Após aquilo, revezamos os chuveiros da casa para nos limparmos. Fernando e Diana, seguindo-o obediente, se vestiram. Fernando entregou ao Mestre um maço de dinheiro, agradecendo pelo que lhe fizemos, e os dois foram embora. Dias depois, a campainha tocou. Olhei pela câmera do porteiro eletrônico e vi que era Diana, dessa vez sozinha. Abri a porta e ela, sem falar nada, entrou, tirou toda a roupa, pendurou num cabideiro que eu e Cíntia usamos para isso e foi para o centro de nossa sala, andando como nós, braços para a frente. Ainda estava em transe. Depois disso, o Mestre desceu e nos encontrou.

– Diga, escrava Diana, a quem você pertence.

– Eu pertenço ao Mestre.

– Conte como foi até hoje, para eu saber se meu plano deu certo.

– Sim, Mestre. Após chegarmos em casa, Fernando me comeu de novo. Por dois dias, eu o servi e ele comeu meu cu quantas vezes quis. Depois disso, o líquido que ele chupou dos peitos da escrava Júlia fez efeito, e ele passou a não mais querer sexo. Eu disse a ele que iria abandoná-lo para ficar com o Mestre e ele disse que aceitava. Quando eu estava saindo de casa, ele parecia não lembrar mais de mim.

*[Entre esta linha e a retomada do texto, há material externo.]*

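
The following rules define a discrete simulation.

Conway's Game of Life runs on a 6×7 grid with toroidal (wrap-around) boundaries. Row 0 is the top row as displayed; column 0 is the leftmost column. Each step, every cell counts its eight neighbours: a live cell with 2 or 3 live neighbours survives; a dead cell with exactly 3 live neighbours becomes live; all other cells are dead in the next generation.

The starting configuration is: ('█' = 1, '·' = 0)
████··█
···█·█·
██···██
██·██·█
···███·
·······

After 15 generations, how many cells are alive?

7

t=0: ████··█
···█·█·
██···██
██·██·█
···███·
·······
t=1: █████·█
···█·█·
·█·█···
·█·█···
█·██·██
██···██
t=2: ···█···
·····██
···█···
·█·█··█
···█·█·
·······
t=3: ·······
····█··
█·█·███
···█···
··█·█··
····█··
t=4: ·······
···██·█
····███
·██···█
····█··
···█···
t=5: ···██··
···██·█
··█·█·█
█··██·█
··██···
·······
t=6: ···███·
··█····
··█···█
██··█·█
··███··
··█·█··
t=7: ··█·██·
··█·██·
··██·██
██··█·█
█·█·█··
··█····
t=8: ·██·██·
·██····
··█····
····█··
█·█··██
··█·██·
t=9: ····██·
·······
·███···
·█·█·██
·█····█
█·█····
t=10: ·······
··███··
██·██··
·█·████
·█···██
██···██
t=11: ███████
·██·█··
██····█
·█·█···
·█·····
·█···█·
t=12: ······█
····█··
···█···
·█·····
██·····
···█·█·
t=13: ····██·
·······
·······
███····
███····
█·····█
t=14: ·····██
·······
·█·····
█·█····
··█····
█····██
t=15: █····█·
·······
·█·····
··█····
█······
█····█·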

– Perfeito – disse o Mestre – Seus seios fizeram um ótimo trabalho, Júlia.

– Mestre? Como assim?

– Eu te dei um pouco de meu poder aquele dia. Bastava que ele engolisse o líquido que seus seios absorveram e ele logo iria primeiro rejeitar qualquer forma de sexo, depois esquecer que teve uma esposa. E eu disse a Diana que, depois disso acontecer, ela seria minha escrava assim como vocês. Agora eu tenho três escravas! Venha, Cíntia!

Cíntia estava na cozinha lavando a louça. Abandonou a pia e veio para a sala. Nós nos perfilamos, em posição de sentido, com Diana entre eu e Cíntia.

– Digam para mim, o que vocês são e a quem vocês pertencem!

Em uníssono, respondemos:

– Somos escravas, e pertencemos ao Mestre!

E foi assim que a mulata Diana se juntou a uma morena (Cíntia) e a uma loira (eu) como escravas do Mestre, agora dono de três mulheres para servi-lo e satisfazer seus desejos. E ele ainda quer mais! Se você se interessou, faça como a Diana, venha ser você também escrava do Mestre! Garanto que vai gostar, assim como amamos servi-lo!